MoLAN: A Unified Modality-Aware Noise Dynamic Editing Framework for Multimodal Sentiment Analysis
Xingle Xu, Yongkang Liu, Dexian Cai, Shi Feng, Xiaocui Yang, Daling Wang, Yifei Zhang
TL;DR
MoLAN addresses noise in multimodal sentiment analysis by introducing a block-based, modality-aware denoising framework that partitions each modality into sub-blocks and assigns dynamic denoising strengths. It is plug-and-play across MSA models and Multimodal Large Language Models (MLLMs), with MoLAN+ adding noise-suppressed cross-attention and denoising-driven contrastive learning to sharpen cross-modal alignment. Extensive experiments on four datasets across multiple baselines show broad improvements and state-of-the-art performance, validating the approach's robustness to modality noise. The work offers a scalable, practical path toward robust, high-quality multimodal representations for sentiment analysis in real-world noisy environments.
Abstract
Multimodal Sentiment Analysis aims to integrate information from various modalities, such as audio, visual, and text, to make complementary predictions. However, it often struggles with irrelevant or misleading visual and auditory information. Most existing approaches typically treat the entire modality information (e.g., a whole image, audio segment, or text paragraph) as an independent unit for feature enhancement or denoising. They often suppress the redundant and noise information at the risk of losing critical information.

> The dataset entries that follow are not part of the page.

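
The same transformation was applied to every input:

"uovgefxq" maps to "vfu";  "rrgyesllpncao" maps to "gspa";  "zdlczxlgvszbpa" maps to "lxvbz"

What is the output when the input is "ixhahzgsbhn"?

hzbi

Rule — move the first character to the end, then keep one character in every 3, starting at position 2 (positions 2nd, 5th, 8th, ...).
For "ixhahzgsbhn" the result is "hzbi".
(Check on "rrgyesllpncao": → "rgyesllpncaor" → "gspa" ✓)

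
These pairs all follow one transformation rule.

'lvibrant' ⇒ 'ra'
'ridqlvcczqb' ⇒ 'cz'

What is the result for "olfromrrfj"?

rr

Rule — delete the last 2 characters, then keep only the last 2 characters.
Working it through for "olfromrrfj": intermediate "olfromrr", final "rr".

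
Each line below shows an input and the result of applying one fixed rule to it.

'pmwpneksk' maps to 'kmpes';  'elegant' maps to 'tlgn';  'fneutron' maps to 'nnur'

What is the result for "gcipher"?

rcpe

What's happening: move the last character to the front, then keep every other character starting from the first (positions 1st, 3rd, 5th, ...).
Starting from "gcipher": after the first operation, "rgciphe"; after the second, "rcpe".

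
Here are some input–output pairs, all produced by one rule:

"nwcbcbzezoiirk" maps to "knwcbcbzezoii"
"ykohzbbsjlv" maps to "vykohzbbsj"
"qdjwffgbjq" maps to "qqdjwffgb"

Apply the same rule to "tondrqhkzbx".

Rule — move the last character to the front, then delete the last character.
"tondrqhkzbx" → "xtondrqhkzb" → "xtondrqhkz".

xtondrqhkz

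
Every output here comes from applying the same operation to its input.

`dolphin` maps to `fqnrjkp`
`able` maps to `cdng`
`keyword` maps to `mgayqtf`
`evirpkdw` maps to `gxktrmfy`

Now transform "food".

The transformation: shift every letter 2 places forward in the alphabet (wrapping around).
On "food" that produces "hqqf".

hqqf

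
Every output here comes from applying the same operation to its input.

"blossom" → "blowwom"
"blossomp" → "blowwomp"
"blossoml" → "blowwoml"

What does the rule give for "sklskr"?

wklwkr

What's happening: replace every "s" with "w".
So "sklskr" becomes "wklwkr".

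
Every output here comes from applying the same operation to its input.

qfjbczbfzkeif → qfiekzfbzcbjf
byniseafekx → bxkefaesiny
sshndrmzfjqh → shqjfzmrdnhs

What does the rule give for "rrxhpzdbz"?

Looking at the pairs, the operation is to reverse the string, then move the last character to the front.
"rrxhpzdbz" → "zbdzphxrr" → "rzbdzphxr".

rzbdzphxr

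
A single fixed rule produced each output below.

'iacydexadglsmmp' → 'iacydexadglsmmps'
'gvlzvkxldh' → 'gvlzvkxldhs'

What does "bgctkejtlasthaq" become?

The transformation: append "s".
On "bgctkejtlasthaq" that produces "bgctkejtlasthaqs".

bgctkejtlasthaqs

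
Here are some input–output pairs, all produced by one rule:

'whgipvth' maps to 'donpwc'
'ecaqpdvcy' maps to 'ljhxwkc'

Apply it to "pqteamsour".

wxalhtzv

What's happening: shift every letter 7 places forward in the alphabet (wrapping around), then delete the last 2 characters.
Starting from "pqteamsour": after the first operation, "wxalhtzvby"; after the second, "wxalhtzv".
(Check on "ecaqpdvcy": → "ljhxwkcjf" → "ljhxwkc" ✓)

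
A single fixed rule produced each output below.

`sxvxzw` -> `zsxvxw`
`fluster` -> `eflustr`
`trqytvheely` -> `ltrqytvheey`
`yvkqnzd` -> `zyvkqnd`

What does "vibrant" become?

nvibrat

The pattern: move the last character to the front, then swap the first and last characters.
Applying that to "vibrant" gives "nvibrat".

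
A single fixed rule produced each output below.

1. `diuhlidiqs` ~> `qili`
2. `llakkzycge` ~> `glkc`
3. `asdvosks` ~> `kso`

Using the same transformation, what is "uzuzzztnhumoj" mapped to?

Each output is the input with this applied: move the last 2 characters to the front (rotate right by 2), then keep one character in every 3, starting at position 1 (positions 1st, 4th, 7th, ...).
Applying both steps to "uzuzzztnhumoj": "ojuzuzzztnhum", then "ozznm".

ozznm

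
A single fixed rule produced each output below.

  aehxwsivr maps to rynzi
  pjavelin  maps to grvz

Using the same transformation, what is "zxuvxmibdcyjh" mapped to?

The pattern: shift every letter 9 places backward in the alphabet (wrapping around), then keep every other character starting from the first (positions 1st, 3rd, 5th, ...).
Applying both steps to "zxuvxmibdcyjh": "qolmodzsutpay", then "qlozupy".
(Check on "pjavelin": → "garmvcze" → "grvz" ✓)

qlozupy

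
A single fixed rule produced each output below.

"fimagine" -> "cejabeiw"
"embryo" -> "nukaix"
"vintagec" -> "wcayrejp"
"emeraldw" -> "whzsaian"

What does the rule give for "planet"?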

To address this challenge, we propose MoLAN, a unified ModaLity-aware noise dynAmic editiNg framework. Specifically, MoLAN performs modality-aware blocking by dividing the features of each modality into multiple blocks. Each block is then dynamically assigned a distinct denoising strength based on its noise level and semantic relevance, enabling fine-grained noise suppression while preserving essential multimodal information. Notably, MoLAN is a unified and flexible framework that can be seamlessly integrated into a wide range of multimodal models. Building upon this framework, we further introduce MoLAN+, a new multimodal sentiment analysis approach. Experiments across five models and four datasets demonstrate the broad effectiveness of the MoLAN framework. Extensive evaluations show that MoLAN+ achieves the state-of-the-art performance. The code is publicly available at https://github.com/betterfly123/MoLAN-Framework.